My unpublished analysis shows that a rolling 12-month total/average of natural phenomena such as sunspot numbers and temperature do not show sawtooth patterns, i.e. the behaviour seen for deaths is not an artefact of the method.
Simple randomness does not create sawtooth behaviour. Spike events such as an influenza outbreak do not create sawtooth patterns but create table-top features, i.e. the spike enters the rolling total, stays in the total for 12 months and then drops out of the total.
Hence, what is seen in Figure 1 is a mix of on/off-switching plus spike events. For example, there is a table-top feature in Windsor and Maidenhead arising from a spike in deaths in January 2008, which is imposed on top of a switch-on occurring around May 2008. However, the switch-on in Figure 1 for Wokingham and West Berkshire, which commenced around September 2010, gives a neat sawtooth because there are no spike events of any significance. Switch-on events are only very roughly aligned throughout Berkshire indicating moderate synchrony between local authority areas.

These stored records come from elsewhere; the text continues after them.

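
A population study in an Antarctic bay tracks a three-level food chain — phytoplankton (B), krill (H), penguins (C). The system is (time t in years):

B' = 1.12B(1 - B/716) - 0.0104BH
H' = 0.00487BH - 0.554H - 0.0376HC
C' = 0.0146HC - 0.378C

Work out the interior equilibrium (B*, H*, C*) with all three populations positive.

B* ≈ 544, H* ≈ 25.9, C* ≈ 55.7

From dC/dt = 0: 0.0146H* = 0.378, so H* = 25.9.
From dB/dt = 0: 1.12(1 - B*/716) = 0.0104·25.9, giving B* = 716·(1 - 0.24) = 544.
From dH/dt = 0: 0.00487·544 - 0.554 = 0.0376C*, so C* = 2.09/0.0376 = 55.7.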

These switch-on events have been happening for many years but have simply been ignored because they were not supposed to exist (Jones, 2018). Clearly an external agent is required to initiate switch-on behaviour.

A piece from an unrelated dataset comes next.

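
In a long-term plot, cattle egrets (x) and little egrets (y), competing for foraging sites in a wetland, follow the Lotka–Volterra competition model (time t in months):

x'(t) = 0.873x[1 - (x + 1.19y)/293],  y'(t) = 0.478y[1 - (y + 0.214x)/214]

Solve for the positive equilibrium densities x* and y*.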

The expected large influenza events in the winter of 2014–2015 and 2017–2018 do not appear to feature strongly in the rolling total. Instead, switch-on is the dominant force upon deaths. Indeed, have we misinterpreted the extent of influenza mortality in the absence of the outbreaks of the other agent? (Jones, 2017).
However, the key point from Figure 1 is that local end-of-life demand can suddenly switch-on by up to 18%, remain at this high level for 12 months, and then suddenly switch-off back to the usual baseline level. Figure 1 also shows how the total number of deaths is changing over time in different locations, as highlighted in the previous article of this short comment series (Jones, 2019b).
Switch-on occurs at neighbourhood level
Just as the trend in deaths for the whole of Berkshire will be a composite picture of its constituent local authority areas, so is the trend in each local authority a composite of local neighbourhood trends. The sharpness of the sawtooth features depends on the synchrony between the neighbourhoods (Jones, 2015b). For example, the 2010 event generally showed low synchrony between neighbourhoods while the 2012 and 2014 events showed higher synchrony.
Conclusion
NHS demand trends are far more complex than currently recognised (Jones, 2016). End-of-life demand shows highly erratic behaviour. Previously ignored on/off-switching dominates this behaviour. NHS demand is profoundly affected by on/off-switching and local areas need to be retrospectively funded for this behaviour, which is entirely outside of their control. Under the current situation, this erratic behaviour will create enormous friction between purchasers and providers, and NHS England appears content to blame the NHS for a source of cost and service pressures over which they have no control. It would be sensible to expect that research into this unusual behaviour becomes somewhat of a priority.